Segredo é diversificar, diz analista

Na fatia reservada para objetivos de médio e longo prazo, o segredo é diversificar. Pra quem não considera investimentos mais sofisticados como fundos multimercados e ações e prefere ficar na renda fixa, o economista e assessor da RJ + Investimentos, Bruno Monsanto, recomenda títulos de emissão bancária como certificados de depósito bancário (CDBs), letras de crédito imobiliário ou agrícola (LCIs e LCAs) que ofereçam retorno em torno de 11% para um período de dois anos, e de crédito bancário, como debêntures, certificados de recebíveis imobiliários ou do agronegócio (CRIs e CRAs).

Em um momento em que o mercado tem sido constantemente surpreendido por pedidos de recuperação judicial de empresas, como as de Americanas e Light, porém, é necessário fazer uma análise criteriosa dos ativos.

— Escolha uma empresa triplo A, que é a medida para avaliar a robustez da companhia, e prefira investimentos com fluxo de pagamento de juros e amortizações. Não concentre todo os seus recursos num mesmo emissor, nem em um único setor.
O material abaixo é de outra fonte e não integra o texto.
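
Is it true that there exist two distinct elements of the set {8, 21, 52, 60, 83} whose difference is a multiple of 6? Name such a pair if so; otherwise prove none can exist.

No such pair exists.

Reduce each element modulo 6: 8↦2, 21↦3, 52↦4, 60↦0, 83↦5.
All 5 residues are distinct, so no two elements differ by a multiple of 6.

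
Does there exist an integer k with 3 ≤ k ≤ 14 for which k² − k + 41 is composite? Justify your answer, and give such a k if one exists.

The values for k = 3, 4, …, 14 are 47, 53, 61, 71, 83, 97, 113, 131, 151, 173, 197, 223, and each of these is prime.
So no value in the range makes the expression composite.

No, no such integer k in that range exists.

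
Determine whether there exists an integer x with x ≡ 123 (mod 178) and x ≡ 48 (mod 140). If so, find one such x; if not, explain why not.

No such integer exists.

Reduce both congruences modulo 2, which divides 178 and 140: they say x ≡ 123 (mod 2) and x ≡ 48 (mod 2).
These are incompatible: 123 − 48 = 75 is not divisible by 2.
Hence the system has no solution.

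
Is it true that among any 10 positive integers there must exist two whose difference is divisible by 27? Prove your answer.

No; for instance {5, 6, 7, 8, 9, 10, 11, 12, 13, 14} is a counterexample.

Consider the 10 integers 5, 6, …, 14. They lie in distinct residue classes modulo 27, since 10 ≤ 27.
The differences between them range over 1, …, 9, none of which is divisible by 27.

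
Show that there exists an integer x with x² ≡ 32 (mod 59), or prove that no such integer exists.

59 is prime, so by Euler's criterion 32 is a square mod 59 iff 32^((59−1)/2) = 32^29 ≡ 1 (mod 59).
Repeated squaring mod 59: 32^2 = 1024 ≡ 21; 32^4 ≡ 21² = 441 ≡ 28; 32^8 ≡ 28² = 784 ≡ 17; 32^16 ≡ 17² = 289 ≡ 53.
Since 29 = 16 + 8 + 4 + 1, 32^29 ≡ 53 · 17 · 28 · 32; multiplying out mod 59: 53·17 = 901 ≡ 16, then 16·28 = 448 ≡ 35, then 35·32 = 1120 ≡ 58. Thus 32^29 ≡ 58 ≡ −1 (mod 59).
By Euler's criterion 32 is a quadratic non-residue mod 59: no x satisfies x² ≡ 32 (mod 59).

There is no such integer.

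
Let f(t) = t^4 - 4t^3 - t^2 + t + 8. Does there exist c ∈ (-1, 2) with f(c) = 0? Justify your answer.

Yes, f has a root in the interval.

f(-1) = 11 and f(2) = -10, which have opposite signs.
Since f is a polynomial it is continuous on [-1, 2].
The Intermediate Value Theorem then guarantees some c ∈ (-1, 2) with f(c) = 0.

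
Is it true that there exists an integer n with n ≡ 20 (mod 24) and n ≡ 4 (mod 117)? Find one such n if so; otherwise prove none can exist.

Both moduli are multiples of 3 = gcd(24, 117), so any solution would satisfy n ≡ 20 and n ≡ 4 modulo 3 simultaneously.
But 20 mod 3 = 2 while 4 mod 3 = 1, a contradiction.
Therefore no such n exists.

No, no such integer exists.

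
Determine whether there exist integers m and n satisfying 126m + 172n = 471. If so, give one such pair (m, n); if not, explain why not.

No, no such integers exist.

Both 126 and 172 are divisible by gcd(126, 172) = 2, hence so is any combination 126m + 172n.
But 471 = 2·235 + 1, so 2 ∤ 471.
So the equation is unsolvable over ℤ.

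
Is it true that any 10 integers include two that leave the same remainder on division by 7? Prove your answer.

Partition the integers by their residue mod 7; there are 7 classes.
Placing 10 integers into 7 classes, some class receives at least two — say a and b.
So a and b have equal remainders mod 7, which is exactly what was to be shown.

Yes, this is always true.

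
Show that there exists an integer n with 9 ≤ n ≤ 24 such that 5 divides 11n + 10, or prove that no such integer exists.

At n = 10 we get 11·10 + 10 = 120, and 120 = 5·24.

n = 10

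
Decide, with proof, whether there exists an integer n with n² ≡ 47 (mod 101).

n = 42

Take n = 42. Then 42² = 1764 = 17·101 + 47, so 42² ≡ 47 (mod 101).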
Por fim, analise a saúde financeira da empresa — aconselha Monsanto.

Papéis ligados ao IPCA são atraentes

O economista ainda indica aumentar a exposição a ativos relacionados à inflação, como os Tesouro IPCA+, como uma forma de proteção da carteira:

— Nunca abra mão de títulos atrelados à inflação em ciclos de corte de juros. Um título que paga a inflação é como nadar de boia. Se a maré subir, você sobe junto. Já um título pré-fixado é uma âncora.
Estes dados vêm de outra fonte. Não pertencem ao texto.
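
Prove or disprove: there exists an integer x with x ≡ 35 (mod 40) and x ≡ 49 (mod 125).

There is no such integer.

Reduce both congruences modulo 5, which divides 40 and 125: they say x ≡ 35 (mod 5) and x ≡ 49 (mod 5).
These are incompatible: 35 − 49 = -14 is not divisible by 5.
So no integer satisfies both congruences.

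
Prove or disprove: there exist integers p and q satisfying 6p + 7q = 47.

Since gcd(6, 7) = 1, every integer is an integer combination of 6 and 7.
Run the Euclidean algorithm on 7 and 6: 7 = 1·6 + 1, 6 = 6·1 + 0.
Back-substituting, 1 = 7 − 1·6; that is, 6·(-1) + 7·1 = 1.
Scaling by 47 gives the particular solution (p, q) = (-47, 47).
Adding 7·7 to p and subtracting 7·6 from q gives the tidier solution (2, 5).
Check: 6·2 + 7·5 = 12 + 35 = 47. ✓

p = 2, q = 5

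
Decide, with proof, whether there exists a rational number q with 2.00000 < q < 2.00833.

q = 243/121

Scale by 121: the interval becomes (242.00000, 243.00793), which contains the integer 243.
So q = 243/121 works: it is a ratio of integers, and dividing 121·2.00000 < 243 < 121·2.00833 through by 121 gives 2.00000 < 243/121 < 2.00833.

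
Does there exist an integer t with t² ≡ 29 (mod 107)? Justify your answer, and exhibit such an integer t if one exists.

t = 52

Take t = 52. Then 52² = 2704 = 25·107 + 29, so 52² ≡ 29 (mod 107).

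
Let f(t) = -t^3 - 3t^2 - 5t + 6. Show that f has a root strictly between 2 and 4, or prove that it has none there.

f(2) = -24 and f(4) = -126, both negative.
f'(t) = -3t^2 - 6t - 5 has discriminant (-6)² − 4·(-3)·(-5) = -24 < 0, so f' has no real roots and is negative for every real t.
So f is strictly decreasing; between 2 and 4 its values lie between f(2) = -24 and f(4) = -126, all negative. Therefore f has no root in (2, 4).

No such root exists.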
Embora as aplicações prefixadas não estejam pagando retornos tão expressivos como antes, de cerca de 15% ao ano, o planejador financeiro do C6 Bank, Rafael Haddad, acredita que ainda há espaço para esse investimento na carteira. Na hora de escolher, é indicado optar por ativos que paguem não menos que 11% no ano e que não tenham prazos de vencimento tão longos.

Esses critérios são importantes porque há um risco embutido. Se o cenário macroeconômico projetado se realizar, o investidor terá garantido uma boa rentabilidade. Mas, se a taxa de juros voltar a subir, ele poderá ficar com o dinheiro preso em uma aplicação que passa a não ser mais tão vantajosa.

Para além disso, Haddad acredita que os investidores devam aumentar a alocação em investimentos atrelados à inflação:

— Enquanto estamos cortando juros no Brasil, os Estados Unidos ainda podem aumentar a taxa por lá. A redução da diferença entre as taxas brasileira e americana pode gerar fluxo para o dólar, o que pode pressionar o preço de combustíveis e produtos que importamos. Assim, a inflação sobe. Por isso, ativos relacionados ao IPCA podem ser boas opções de retorno e proteção.

Renda fixa ainda gera bons retornos

Mesmo que a renda variável (os investimentos em ações na Bolsa, por exemplo) comece a apresentar boas oportunidades nos próximos meses, Camilla Dolle, head de Renda Fixa da XP, diz que não é necessário reduzir a alocação em ativos de renda fixa, já que esses continuam oferecendo bons retornos com a taxa Selic ainda em dois dígitos e a inflação mais controlada.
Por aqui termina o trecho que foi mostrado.